HuRRI aims to change the paradigm from wait-and-pay to system-wide anticipate-and-accommodate as a framework for hurricane and severe storm resilience.

Leadership

Hanadi Rifai

Director

HuRRI

UH Cullen College of Engineering

Hanadi Rifai, Ph.D., is an environmental engineer conducting research on fate and transport of pollutants in the environment. She is interested in understanding environmental systems and how they can be altered, managed or remediated to enhance their resiliency and sustainability. Her research on the health of bays and estuaries has focused on pathogenic pollutants and bioaccumulative chemicals including polychlorinated dibenzo-p-dioxins, polychlorinated dibenzofurans and polychlorinated biphenyls. Recently, Dr. Rifai’s research recently aims to understand community risks associated with chemical and biological pollutants emanating from environmental and industrial infrastructure in the wake of natural disasters. She has published extensively on compound flooding and cascading consequences of extreme events including impacts from COVID-19 on public health, especially disadvantaged communities.

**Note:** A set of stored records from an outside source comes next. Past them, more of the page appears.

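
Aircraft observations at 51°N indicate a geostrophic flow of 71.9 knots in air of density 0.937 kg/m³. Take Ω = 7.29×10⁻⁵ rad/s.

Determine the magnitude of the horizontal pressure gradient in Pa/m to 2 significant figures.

3.9×10⁻³ Pa/m

Coriolis parameter at 51°N:
f = 2Ω sin φ = 2 × 7.29×10⁻⁵ × sin 51° = 1.13×10⁻⁴ s⁻¹
Wind speed in SI: 71.9 knots = 37.0 m/s
Geostrophic balance rearranged: |∂P/∂n| = f ρ V_g
|∂P/∂n| = 1.13×10⁻⁴ × 0.937 × 37.0 = 3.93×10⁻³ Pa/m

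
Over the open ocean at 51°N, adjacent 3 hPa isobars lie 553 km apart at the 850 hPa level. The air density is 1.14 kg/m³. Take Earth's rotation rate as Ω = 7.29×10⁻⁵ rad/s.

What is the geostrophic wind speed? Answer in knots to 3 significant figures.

8.16 knots

Coriolis parameter at 51°N:
f = 2Ω sin φ = 2 × 7.29×10⁻⁵ × sin 51° = 1.13×10⁻⁴ s⁻¹
Pressure gradient: |∂P/∂n| = 300 Pa / 553000 m = 5.42×10⁻⁴ Pa/m
Geostrophic balance (pressure-gradient force = Coriolis force):
V_g = (1/(fρ)) |∂P/∂n| = 5.42×10⁻⁴ / (1.13×10⁻⁴ × 1.14) = 4.20 m/s
Converting: 4.20 m/s × 1.944 = 8.16 knots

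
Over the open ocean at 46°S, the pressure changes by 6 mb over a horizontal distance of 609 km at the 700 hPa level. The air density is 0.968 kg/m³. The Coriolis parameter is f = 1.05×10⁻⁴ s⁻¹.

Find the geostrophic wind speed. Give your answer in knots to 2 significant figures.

19 knots

Pressure gradient: |∂P/∂n| = 600 Pa / 609000 m = 9.85×10⁻⁴ Pa/m
Geostrophic balance (pressure-gradient force = Coriolis force):
V_g = (1/(fρ)) |∂P/∂n| = 9.85×10⁻⁴ / (1.05×10⁻⁴ × 0.968) = 9.69 m/s
Converting: 9.69 m/s × 1.944 = 19 knots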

There are six founding Gulf Coast institutions of higher education in HuRRI:

  • University of Houston
  • Louisiana State University
  • Texas Tech University
  • University of Florida
  • University of Miami
  • University of Texas at Tyler

Internal Academic Advisory Board

Kate Anderson
Sociology

Lola Adepoju
College of Medicine

Dalia Munenzon
Architecture

Shuhab Khan
Earth & Atmospheric Sciences

Craig Glennie
NCALM

Stuart Long
Honors College

Dimensions of Resilience

HuRRI aims to catalyze innovation in 6 dimensions of hurricane and severe storm resilience.

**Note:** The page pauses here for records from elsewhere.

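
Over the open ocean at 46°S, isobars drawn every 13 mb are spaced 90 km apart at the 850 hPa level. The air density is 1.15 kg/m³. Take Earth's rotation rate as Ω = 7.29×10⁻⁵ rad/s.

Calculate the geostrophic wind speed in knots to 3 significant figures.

Coriolis parameter at 46°S:
f = 2Ω sin φ = 2 × 7.29×10⁻⁵ × sin 46° = 1.05×10⁻⁴ s⁻¹
Pressure gradient: |∂P/∂n| = 1300 Pa / 90000 m = 1.44×10⁻² Pa/m
Geostrophic balance (pressure-gradient force = Coriolis force):
V_g = (1/(fρ)) |∂P/∂n| = 1.44×10⁻² / (1.05×10⁻⁴ × 1.15) = 120 m/s
Converting: 120 m/s × 1.944 = 233 knots

233 knots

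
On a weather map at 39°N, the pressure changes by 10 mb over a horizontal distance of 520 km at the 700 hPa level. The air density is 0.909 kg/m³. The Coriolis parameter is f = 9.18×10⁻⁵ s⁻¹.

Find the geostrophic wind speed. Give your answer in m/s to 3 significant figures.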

Mitigation in the HuRRI resilience framework examines the full range of possibilities including structural and non-structural measures, green infrastructure, low impact development, densification, and intelligent sprawl. Mitigation aims to harden public and private infrastructure and soften environmental consequences of hurricanes and severe storms.
Assessing true hurricane impacts in HuRRI answers the question: could this have been prevented? Real-time monitoring networks, sensor systems, geo-based big data, and visualization tools are emerging technologies to assess primary impacts (flooding, wind and storm surge damage) and differentiate them from associated (environmental) and co-incidental impacts (economic losses). Assessment learns from the past and continually plans for a more resilient future.
Predicting hurricanes in HuRRI involves developing hindsight, foresight and real-time models and simulators. Resilient predictive tools encompass people, systems, and infrastructure in addition to simulating storm surge, wind fields and rainfall. Scenarios of hurricanes and severe storms answer “what if?” questions and lead to better risk identification, risk reduction, preparedness and mitigation.
Protection from hurricanes and severe storms in HuRRI encompasses the built landscape, flood warning networks, evacuation and sheltering planning and understanding human behavior when confronted with a crisis. Resilient protection revisits building codes and building standards and develops house-level floodproofing materials and technologies and communities that are adept at protecting themselves.
Education in HuRRI builds well-informed communities empowered with knowledge, tools and resources. Education for hurricane and severe storm resilience in HuRRI encompasses K-20 programs and workforce training and engages educators, trainers, and instructors from both public and private sectors including non-governmental organizations.
HuRRI develops systematic approaches, concepts, and measures for quantifying and modeling recovery that do not assume the past to be an accurate predictor of the future, but rather account for and adapt to possible changes in risks and hazards. HuRRI connects the developed tools to policy and re-entry plans in an adaptive and evergreen mode.